The southern push is to be expected, said Ed Clancy, evangelization and outreach director for Brooklyn-based Aid to the Church in Need-U.S. Clancy said this prediction was made in 2018 by Bishop Jude Ayodeji Arogundade of the Diocese of Ondo.
“He came to talk to us in Brooklyn, and he said the Fulani are on the verge of changing the dynamics of this conflict,” Clancy said. “It’s not a farmer-herder conflict. It is about the takeover of territory and control. He said people will realize that it’s not just up in the north or the Middle Belt where the Fulani are moving their herds. Well, it happened.”
Bishop Arogundade had previously served Our Lady of Mount Carmel Parish in Elmsford, a village in Westchester County, before returning to Nigeria to become bishop of Ondo.
Taking his place at the Elmsford parish is Father Augustine Dada, also from Ondo. Father Dada, an assistant pastor, said he is there to serve the children of God. But he also has a second mission: to be a contact in the U.S. for people who want to reach Bishop Arogundade to offer help to Catholics in Nigeria.
He said the violence in Nigeria struck close to home on June 5 of last year when Fulani gunmen attacked St. Francis Catholic Church in Owo, in Ondo State. The congregation had reached the end of the Mass celebrating the feast of Pentecost when the attackers unloaded deadly gunfire, followed by a few sticks of dynamite, killing 50 people.
Father Dada was at the parish in Elmsford when images of the Owo massacre surfaced on social media.
“At first, I didn’t know this was in my diocese,” he said. “Then I got a text message notifying what just happened. Immediately I called the bishop, but he was right in the middle of responding to the massacre. He told me that he was going to talk to me later.”
Father Dada said it was a sad day when “armed men came down into my Diocese of Ondo, in the south of Nigeria, which is relatively peaceful.
“I know the priest who was celebrating that Mass,” Father Dada said. “(He) used to be a seminarian who worked with me when I was still in Nigeria. Those who died are all known personally to me.”
This type of violence accelerated in the days before and after the election in February. For example, on Jan. 19, a priest in northern Nigeria died in his rectory, which was set ablaze by attackers.

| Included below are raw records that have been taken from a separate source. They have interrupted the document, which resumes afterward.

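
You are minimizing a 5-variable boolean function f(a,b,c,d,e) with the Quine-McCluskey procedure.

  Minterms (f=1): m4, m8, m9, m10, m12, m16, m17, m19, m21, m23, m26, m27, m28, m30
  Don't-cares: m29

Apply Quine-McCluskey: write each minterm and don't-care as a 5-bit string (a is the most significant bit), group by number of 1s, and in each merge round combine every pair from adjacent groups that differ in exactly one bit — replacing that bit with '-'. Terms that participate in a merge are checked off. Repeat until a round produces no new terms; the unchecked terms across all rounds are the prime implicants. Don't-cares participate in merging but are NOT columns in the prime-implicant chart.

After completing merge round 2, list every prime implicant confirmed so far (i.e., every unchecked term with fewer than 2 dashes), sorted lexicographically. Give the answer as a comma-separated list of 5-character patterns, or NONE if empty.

-1010, -1100, 0-100, 01-00, 010-0, 0100-, 1-011, 1-101, 1000-, 11-10, 1101-, 111-0, 1110-

size-2^0 implicants → 00100(✓)  01000(✓)  01001(✓)  01010(✓)  01100(✓)  10000(✓)  10001(✓)  10011(✓)  10101(✓)  10111(✓)  11010(✓)  11011(✓)  11100(✓)  11101(✓)  11110(✓)
size-2^1 implicants → -1010  -1100  0-100  01-00  010-0  0100-  1-011  1-101  10-01(✓)  10-11(✓)  100-1(✓)  1000-  101-1(✓)  11-10  1101-  111-0  1110-
size-2^2 implicants → 10--1
Unchecked terms (primes): -1010, -1100, 0-100, 01-00, 010-0, 0100-, 1-011, 1-101, 10--1, 1000-, 11-10, 1101-, 111-0, 1110-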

Clearly, Father Dada said, the targets are Christians, but also some Muslims who don’t ascribe to the attackers’ theology. Still, the violence has no justification and must be declared as criminal and dealt with accordingly, he said.
But, while the diaspora’s hopes fell with the election results, local Nigerians aren’t giving up hope. Father Nzeabalu noted that a Nigerian court will examine whether the election was rigged. If that ruling is not favorable, plaintiffs can appeal it in Nigeria’s supreme court.
Meanwhile, Clancy joins Fathers Nzeabalu and Dada in urging prayers for Nigeria and persecuted Christians there.
“It’s not a done deal,” Father Nzeabalu said of the election. “We are people of faith, and we’re all praying that Nigeria will have justice and that the right person will become president to better the lives of the people.”